Ask HN: Can I be public about a interview process with a Company? - interviewiii
Hi HN<p>I just took a frontend coding challenge with a 50 Million funded company and they rejected my solution.<p>I repect that, but I think they were wrong about some of the feedback. One was about how to average RGB colors and other about file structor.<p>I want to tell others how they do the interview and what I think was right, but my first impression is that it may backslash on me.<p>But I don&#x27;t want to keep quiet just because I am scared of a big company and other people thinking about interviewing with this company may be told they are wrong and don&#x27;t know they were right.
======
win_ini
I'd say - wait a week or two. See how you feel then.
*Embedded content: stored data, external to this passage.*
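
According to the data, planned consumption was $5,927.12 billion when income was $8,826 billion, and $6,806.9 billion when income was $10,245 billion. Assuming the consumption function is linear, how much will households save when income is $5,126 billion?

MPC = (6806.9 − 5927.12)/(10245 − 8826) = 879.78/1419 = 0.62
a = 5927.12 − 0.62(8826) = 5927.12 − 5472.12 = 455
C = 455 + 0.62(5126) = 3633.12
S = 5126 − 3633.12 = 1492.88

S = 1492.88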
You can post an interview "review" on glassdoor.com - there are thousands of
reviews, including stories similar to yours. The companies can respond but
don't know who you are(well, kinda), nor can they change your review.

Ultimately, as long as you make the post constructive - you should write a
review. But - Don't write to spite.

------
brudgers
Depending on your objectives, it might be more constructive to ask the company
the basis for the opinion that the solutions were incorrect. It could be that
there were additional considerations that the company missed or vice versa.

On the other hand, if the goal is to publicize the nature of the coding
challenge, then it really doesn't matter how one goes about justifying it. No
matter how doing so is rationalized, one ought to be willing to live with the
consequences of their actions.

Good luck.

------
JSeymourATL
> but I think they were wrong about some of the feedback.

Your interviews and code challenge feedback were not posted in a public forum.
Neither should your professional opinion.

If you feel strongly about it-- compose a note to the hiring executive,
informing him (in businesslike fashion) how & where their process failed. Take
the high road, offer ways they can correct the problem.

Incidentally, even smart, well intentioned companies screw up the hiring
process and miss out on great talent.

------
rajacombinator
You should weigh the upside and downside. Upside is likely: you feel slightly
vindicated, get a few up votes and comments when you xpost to HN. Downside is
likely: burning bridges with that company, damaging your reputation by making
people think you're stubborn and immature and will leak things that should be
private.

Best bet is just shrug it off and keep moving.

------
GFK_of_xmaspast
Have you considered the possibility that you were actually wrong?